Understandably, the facade of the jail soon crumbles — contestants who were only able to get three things in are now holding make-up brushes, wearing yoga pants, tight fitting vests, mascara fringed eyelids. The question of inner-wear comes and goes. But, to tadka our suspicions, sometimes they fight over chai, sometimes a bed. This is the weakest link of the show, for once the central conceit is questioned, the whole drama of the reality show is suspect. Even Kangana has to keep reminding them, "Shaayad tum bhool chuke ho ki tum lock up mein ho." Someone is asking for cigarettes, someone for sunlight, someone for face wash, someone for cow's milk.

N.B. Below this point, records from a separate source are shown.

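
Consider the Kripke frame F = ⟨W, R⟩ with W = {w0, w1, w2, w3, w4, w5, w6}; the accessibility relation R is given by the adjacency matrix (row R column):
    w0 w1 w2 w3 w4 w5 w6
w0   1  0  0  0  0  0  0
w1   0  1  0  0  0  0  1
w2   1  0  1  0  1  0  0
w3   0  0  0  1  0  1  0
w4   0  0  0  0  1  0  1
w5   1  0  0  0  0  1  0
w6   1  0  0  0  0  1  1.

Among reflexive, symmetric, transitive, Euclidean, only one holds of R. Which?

reflexive

Reflexive: yes — every world is R-related to itself.
Symmetric: no — w1 R w6 but not w6 R w1.
Transitive: no — w1 R w6 and w6 R w0, but not w1 R w0.
Euclidean: no — w2 R w0 and w2 R w4, but not w0 R w4.
Only reflexive holds.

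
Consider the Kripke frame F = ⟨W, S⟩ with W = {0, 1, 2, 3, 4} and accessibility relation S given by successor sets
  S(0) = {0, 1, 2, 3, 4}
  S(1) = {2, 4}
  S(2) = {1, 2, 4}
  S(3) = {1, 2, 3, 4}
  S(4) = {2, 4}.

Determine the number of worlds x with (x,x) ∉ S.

Enumerating: 1.

1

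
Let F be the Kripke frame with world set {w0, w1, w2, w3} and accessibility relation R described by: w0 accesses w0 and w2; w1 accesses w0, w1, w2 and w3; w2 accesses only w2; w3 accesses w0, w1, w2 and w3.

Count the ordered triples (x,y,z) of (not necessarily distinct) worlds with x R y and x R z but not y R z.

11

Enumerating: (w0,w2,w0), (w1,w0,w1), (w1,w0,w3), (w1,w2,w0), (w1,w2,w1), (w1,w2,w3), (w3,w0,w1), (w3,w0,w3), (w3,w2,w0), (w3,w2,w1), (w3,w2,w3).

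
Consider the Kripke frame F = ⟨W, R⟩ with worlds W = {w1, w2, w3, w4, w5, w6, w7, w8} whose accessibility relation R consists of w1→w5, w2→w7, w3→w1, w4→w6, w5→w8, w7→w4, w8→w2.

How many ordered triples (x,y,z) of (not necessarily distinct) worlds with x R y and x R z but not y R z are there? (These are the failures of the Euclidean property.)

7

Enumerating: (w1,w5,w5), (w2,w7,w7), (w3,w1,w1), (w4,w6,w6), (w5,w8,w8), (w7,w4,w4), (w8,w2,w2).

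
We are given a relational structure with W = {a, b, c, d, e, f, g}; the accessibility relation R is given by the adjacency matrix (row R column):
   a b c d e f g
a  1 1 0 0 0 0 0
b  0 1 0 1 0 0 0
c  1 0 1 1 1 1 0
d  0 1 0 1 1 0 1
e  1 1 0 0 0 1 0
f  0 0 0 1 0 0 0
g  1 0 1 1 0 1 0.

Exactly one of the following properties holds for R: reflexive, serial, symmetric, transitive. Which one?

serial

Reflexive: no — e is not related to itself.
Serial: yes — every world has a successor (e.g. a R a).
Symmetric: no — a R b but not b R a.
Transitive: no — a R b and b R d, but not a R d.
Only serial holds.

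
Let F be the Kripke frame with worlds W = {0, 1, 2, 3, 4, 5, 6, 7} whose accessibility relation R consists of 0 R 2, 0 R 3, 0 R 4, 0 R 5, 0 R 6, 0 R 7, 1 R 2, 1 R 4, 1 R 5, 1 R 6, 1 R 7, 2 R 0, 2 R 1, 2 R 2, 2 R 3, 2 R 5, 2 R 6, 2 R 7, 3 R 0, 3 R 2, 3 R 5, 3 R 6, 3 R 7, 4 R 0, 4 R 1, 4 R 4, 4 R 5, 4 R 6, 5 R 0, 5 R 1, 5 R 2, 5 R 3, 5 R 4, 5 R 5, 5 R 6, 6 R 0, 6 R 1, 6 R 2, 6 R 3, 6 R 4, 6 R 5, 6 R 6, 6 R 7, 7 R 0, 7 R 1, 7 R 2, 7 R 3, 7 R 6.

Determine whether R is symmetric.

Symmetric: yes — every pair in R has its reverse in R.

Yes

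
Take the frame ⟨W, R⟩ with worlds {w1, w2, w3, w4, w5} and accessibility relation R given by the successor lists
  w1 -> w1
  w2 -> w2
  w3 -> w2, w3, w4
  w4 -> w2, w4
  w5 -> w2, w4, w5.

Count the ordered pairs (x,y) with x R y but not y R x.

5

Enumerating: (w3,w2), (w3,w4), (w4,w2), (w5,w2), (w5,w4).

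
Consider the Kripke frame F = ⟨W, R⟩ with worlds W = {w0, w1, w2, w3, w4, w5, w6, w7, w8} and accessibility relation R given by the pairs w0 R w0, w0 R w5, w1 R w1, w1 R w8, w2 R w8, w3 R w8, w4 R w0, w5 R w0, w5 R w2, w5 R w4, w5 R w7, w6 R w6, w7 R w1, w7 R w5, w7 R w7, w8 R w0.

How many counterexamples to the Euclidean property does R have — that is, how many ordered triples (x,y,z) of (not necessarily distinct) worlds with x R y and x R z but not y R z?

Enumerating: (w0,w5,w5), (w1,w8,w1), (w1,w8,w8), (w2,w8,w8), (w3,w8,w8), (w5,w0,w2), (w5,w0,w4), (w5,w0,w7), (w5,w2,w0), (w5,w2,w2), (w5,w2,w4), (w5,w2,w7), … and 10 more.
Total: 22.

22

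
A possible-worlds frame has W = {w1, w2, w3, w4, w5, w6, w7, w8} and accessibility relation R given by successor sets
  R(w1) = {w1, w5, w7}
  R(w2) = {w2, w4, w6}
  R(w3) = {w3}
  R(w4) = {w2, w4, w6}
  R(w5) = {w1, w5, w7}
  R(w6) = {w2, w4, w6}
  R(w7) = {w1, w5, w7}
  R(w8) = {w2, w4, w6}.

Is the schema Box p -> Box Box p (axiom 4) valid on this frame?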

What the show does, and is terrific at both promoting and propagating, is how the hardened political stances, polished with profanities on Twitter and Instagram stories, all melt when you are confronted with the person in full flesh. When Munawar and Kangana face off, the initial hostility wears off, when Payal Rohatgi and Munawar speak, their politics, so distant, softens into a blur in the background. It questions the very notion of the political being as fashioned by echo chambers, by social media where we curate our own parroting bubble. Those protesting against Munawar's participation, disappointed in him for sharing space with acetous right wing pin-ups, refuse this possibility, seeing it as hypocrisy. What to choose, then, between isolated self-satisfaction and hypocritic self-preservation?
Here are characters who fling themselves into emotional tailspins at the smallest of provocations, tears are always stored beneath the eyelids ready to break free, voices like waves crashing against one another till it is a hum of anger. It is hard to follow conversations because the show is edited like knocks against your head — suddenly placing you in the middle of a conversation parading as an exchange of backstories, sudden rips in the composure, yelling, huffing away, puffing back, and holding one another in apologetic affection. It's a haze that is being edited and produced on the go. There is no craft, there are no transitions, but emotional jump-cuts. The incredibly eloquent Munawar — "Raaste pe rehne vaalon ki baat nahin kar raha hoon. Sadkon se seekhne vaalon ki baat kar raha hoon." — who initially styles himself as the middle-ground, the man who will tap your back when you're hissing in anger, coming in between two ramming bulls, suddenly finds himself being pitted against people. The show is smart, because it sensed his centrism and gave him the first task to stir the hornet's nest. But the anger in subsequent episodes? I wasn't even sure why people were yelling at him. Sometimes, it seemed, even he wasn't sure why. Here, anger doesn't need an explanation but merely expression. As one of the characters says, "Jisko dekhne mein maza aaye, voh karo."